Menaker terbitkan SE pelaksanaan pemberian THR 2026 bagi pekerja
Menaker terbitkan SE pelaksanaan pemberian THR 2026 bagi pekerja
Jakarta (ANTARA) – Kementerian Ketenagakerjaan (Kemnaker) di Jakarta, Selasa, merilis Surat Edaran (SE) Menteri Ketenagakerjaan Nomor M/3/HK.04.00/III/2026 terkait Penyelenggaraan Pembayaran Tunjangan Hari Raya (THR) Tahun 2026 untuk para pekerja dan buruh di perusahaan.
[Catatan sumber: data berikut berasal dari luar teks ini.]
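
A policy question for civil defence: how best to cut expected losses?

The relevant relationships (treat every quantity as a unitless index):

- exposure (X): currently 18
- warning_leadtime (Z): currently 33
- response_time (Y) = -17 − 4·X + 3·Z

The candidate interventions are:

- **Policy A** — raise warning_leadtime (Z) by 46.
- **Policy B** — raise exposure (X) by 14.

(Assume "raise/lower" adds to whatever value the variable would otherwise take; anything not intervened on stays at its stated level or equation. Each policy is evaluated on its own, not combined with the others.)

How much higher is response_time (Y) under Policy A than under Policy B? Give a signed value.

194

Policy A (Z + 46):
  X = 18
  Z = 33 + 46 = 79
  Y = -17 − 4·18 + 3·79 = 148
Policy B (X + 14):
  X = 18 + 14 = 32
  Z = 33
  Y = -17 − 4·32 + 3·33 = -46
Y: 148 − (-46) = 194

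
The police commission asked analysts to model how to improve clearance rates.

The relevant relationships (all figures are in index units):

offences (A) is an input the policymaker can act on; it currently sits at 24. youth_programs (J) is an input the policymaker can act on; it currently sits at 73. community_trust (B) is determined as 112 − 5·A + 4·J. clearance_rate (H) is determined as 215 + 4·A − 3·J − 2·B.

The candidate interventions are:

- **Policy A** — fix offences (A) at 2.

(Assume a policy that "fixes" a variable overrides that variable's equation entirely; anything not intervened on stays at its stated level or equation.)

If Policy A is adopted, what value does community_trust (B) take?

Policy A (A := 2):
  A = 2
  J = 73
  B = 112 − 5·2 + 4·73 = 394

394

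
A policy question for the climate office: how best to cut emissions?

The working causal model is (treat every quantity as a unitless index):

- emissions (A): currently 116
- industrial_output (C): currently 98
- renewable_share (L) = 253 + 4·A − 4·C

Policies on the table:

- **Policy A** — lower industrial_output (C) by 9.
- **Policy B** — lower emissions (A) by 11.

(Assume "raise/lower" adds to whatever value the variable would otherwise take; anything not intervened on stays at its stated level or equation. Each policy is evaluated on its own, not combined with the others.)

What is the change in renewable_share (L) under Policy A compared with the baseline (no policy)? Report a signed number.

36

Baseline:
  A = 116
  C = 98
  L = 253 + 4·116 − 4·98 = 325
Policy A (C − 9):
  A = 116
  C = 98 − 9 = 89
  L = 253 + 4·116 − 4·89 = 361
Change in L: 361 − 325 = 36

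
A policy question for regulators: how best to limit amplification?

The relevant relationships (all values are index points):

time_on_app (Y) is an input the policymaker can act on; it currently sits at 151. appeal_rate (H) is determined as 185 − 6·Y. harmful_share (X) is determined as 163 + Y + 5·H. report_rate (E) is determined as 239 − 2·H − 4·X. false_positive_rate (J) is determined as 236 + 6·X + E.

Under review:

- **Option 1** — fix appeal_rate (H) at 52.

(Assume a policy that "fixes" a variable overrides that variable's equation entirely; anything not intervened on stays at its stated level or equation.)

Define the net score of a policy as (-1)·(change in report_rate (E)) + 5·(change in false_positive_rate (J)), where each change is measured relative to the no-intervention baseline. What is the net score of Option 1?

47926

Baseline:
  Y = 151
  H = 185 − 6·151 = -721
  X = 163 + 151 + 5·(-721) = -3291
  E = 239 − 2·(-721) − 4·(-3291) = 14845
  J = 236 + 6·(-3291) + 14845 = -4665
Option 1 (H := 52):
  Y = 151
  H = 52
  X = 163 + 151 + 5·52 = 574
  E = 239 − 2·52 − 4·574 = -2161
  J = 236 + 6·574 + (-2161) = 1519
ΔE = -2161 − 14845 = -17006; ΔJ = 1519 − (-4665) = 6184
Score = (-1)·(-17006) + 5·6184 = 47926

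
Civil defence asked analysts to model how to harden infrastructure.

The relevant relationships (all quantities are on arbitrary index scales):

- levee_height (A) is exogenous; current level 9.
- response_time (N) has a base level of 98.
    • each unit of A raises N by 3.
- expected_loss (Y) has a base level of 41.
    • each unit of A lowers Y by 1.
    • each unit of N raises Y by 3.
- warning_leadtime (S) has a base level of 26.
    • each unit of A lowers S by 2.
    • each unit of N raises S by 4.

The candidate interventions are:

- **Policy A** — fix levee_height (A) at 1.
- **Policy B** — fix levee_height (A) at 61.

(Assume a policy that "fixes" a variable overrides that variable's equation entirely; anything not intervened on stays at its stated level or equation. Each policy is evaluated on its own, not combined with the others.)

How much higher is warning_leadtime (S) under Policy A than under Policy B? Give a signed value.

-600

Policy A (A := 1):
  A = 1
  N = 98 + 3·1 = 101
  S = 26 − 2·1 + 4·101 = 428
Policy B (A := 61):
  A = 61
  N = 98 + 3·61 = 281
  S = 26 − 2·61 + 4·281 = 1028
S: 428 − 1028 = -600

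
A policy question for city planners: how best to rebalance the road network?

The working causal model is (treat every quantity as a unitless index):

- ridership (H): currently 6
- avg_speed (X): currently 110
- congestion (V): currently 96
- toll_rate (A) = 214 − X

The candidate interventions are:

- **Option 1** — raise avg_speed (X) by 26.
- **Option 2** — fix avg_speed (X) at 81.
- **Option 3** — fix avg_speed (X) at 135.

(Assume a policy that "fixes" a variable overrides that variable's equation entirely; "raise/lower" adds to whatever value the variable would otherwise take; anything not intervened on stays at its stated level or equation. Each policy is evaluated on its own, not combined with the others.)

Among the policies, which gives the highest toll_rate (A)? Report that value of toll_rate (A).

Option 1 (X + 26):
  X = 110 + 26 = 136
  A = 214 − 136 = 78
Option 2 (X := 81):
  X = 81
  A = 214 − 81 = 133
Option 3 (X := 135):
  X = 135
  A = 214 − 135 = 79
Comparing — Option 1: A=78, Option 2: A=133, Option 3: A=79. Highest is 133 (Option 2).

133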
Surat ini mengatur ketentuan-ketentuan yang harus dipatuhi oleh pengusaha dalam memberikan THR sebagai bentuk kebijakan pengupahan.
Kewajiban Pembayaran THR
Menteri Ketenagakerjaan Yassierli menyatakan bahwa pembayaran THR keagamaan bertujuan memenuhi kebutuhan finansial pekerja dan keluarganya menjelang perayaan hari raya. “Berdasarkan PP Nomor 36 Tahun 2021 tentang Pengupahan dan Permenaker Nomor 6 Tahun 2016 mengenai THR, pengusaha wajib memberikan tunjangan tersebut kepada pekerja,” ujar Yassierli.
Kriteria Penerima THR
Salah satu syarat utama penerimaan THR adalah status pekerja yang telah memiliki masa kerja minimal satu bulan secara terus-menerus. Pekerja yang tergabung dalam hubungan kerja berdasarkan kontrak tetap atau kontrak sementara berhak menerima tunjangan ini. Selain itu, THR harus diserahkan paling lambat tujuh hari sebelum hari raya keagamaan, meski perusahaan dianjurkan untuk membayarkan lebih dini sebelum batas waktu tersebut.
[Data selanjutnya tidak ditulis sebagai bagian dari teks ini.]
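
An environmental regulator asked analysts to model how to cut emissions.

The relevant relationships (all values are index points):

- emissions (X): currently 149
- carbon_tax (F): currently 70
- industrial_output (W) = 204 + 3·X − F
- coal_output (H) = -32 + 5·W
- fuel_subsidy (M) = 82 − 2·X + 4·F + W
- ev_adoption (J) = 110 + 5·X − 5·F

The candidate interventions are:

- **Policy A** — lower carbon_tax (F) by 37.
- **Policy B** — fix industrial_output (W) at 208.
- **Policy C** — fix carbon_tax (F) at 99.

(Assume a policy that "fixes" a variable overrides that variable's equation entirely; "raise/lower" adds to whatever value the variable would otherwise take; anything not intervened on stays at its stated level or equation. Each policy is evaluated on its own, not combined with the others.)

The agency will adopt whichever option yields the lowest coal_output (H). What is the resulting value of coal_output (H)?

Policy A (F − 37):
  X = 149
  F = 70 − 37 = 33
  W = 204 + 3·149 − 33 = 618
  H = -32 + 5·618 = 3058
Policy B (W := 208):
  X = 149
  F = 70
  W = 208
  H = -32 + 5·208 = 1008
Policy C (F := 99):
  X = 149
  F = 99
  W = 204 + 3·149 − 99 = 552
  H = -32 + 5·552 = 2728
Comparing — Policy A: H=3058, Policy B: H=1008, Policy C: H=2728. Lowest is 1008 (Policy B).

1008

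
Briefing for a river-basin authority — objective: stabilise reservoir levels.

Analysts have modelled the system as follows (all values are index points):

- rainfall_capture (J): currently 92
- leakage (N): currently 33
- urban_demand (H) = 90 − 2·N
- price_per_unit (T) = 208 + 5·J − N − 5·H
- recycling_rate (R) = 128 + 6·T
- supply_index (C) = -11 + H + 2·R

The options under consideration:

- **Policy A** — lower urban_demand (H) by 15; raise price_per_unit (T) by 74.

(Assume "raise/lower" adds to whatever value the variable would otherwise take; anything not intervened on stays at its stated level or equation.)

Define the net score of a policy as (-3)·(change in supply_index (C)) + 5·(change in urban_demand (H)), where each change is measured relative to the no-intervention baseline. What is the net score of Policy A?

-5394

Baseline:
  J = 92
  N = 33
  H = 90 − 2·33 = 24
  T = 208 + 5·92 − 33 − 5·24 = 515
  R = 128 + 6·515 = 3218
  C = -11 + 24 + 2·3218 = 6449
Policy A (H − 15, T + 74):
  J = 92
  N = 33
  H = 90 − 2·33 (−15 from intervention) = 9
  T = 208 + 5·92 − 33 − 5·9 (+74 from intervention) = 664
  R = 128 + 6·664 = 4112
  C = -11 + 9 + 2·4112 = 8222
ΔC = 8222 − 6449 = 1773; ΔH = 9 − 24 = -15
Score = (-3)·1773 + 5·(-15) = -5394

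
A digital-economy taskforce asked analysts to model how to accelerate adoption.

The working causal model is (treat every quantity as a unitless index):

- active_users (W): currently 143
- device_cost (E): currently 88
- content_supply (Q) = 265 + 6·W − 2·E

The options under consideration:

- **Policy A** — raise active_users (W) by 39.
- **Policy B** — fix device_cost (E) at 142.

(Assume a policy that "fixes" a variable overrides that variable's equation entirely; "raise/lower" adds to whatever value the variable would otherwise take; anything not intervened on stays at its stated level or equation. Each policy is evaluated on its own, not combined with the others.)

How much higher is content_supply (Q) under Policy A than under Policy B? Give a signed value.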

Pembayaran Penuh dan Tidak Terbagi
“THR harus dibayarkan secara lengkap oleh pengusaha, tanpa ada penundaan atau pembayaran bertahap,” tambah Menaker Yassierli. Ia menekankan bahwa THR merupakan bagian dari hak pekerja yang tidak boleh dipersulit atau dipotong.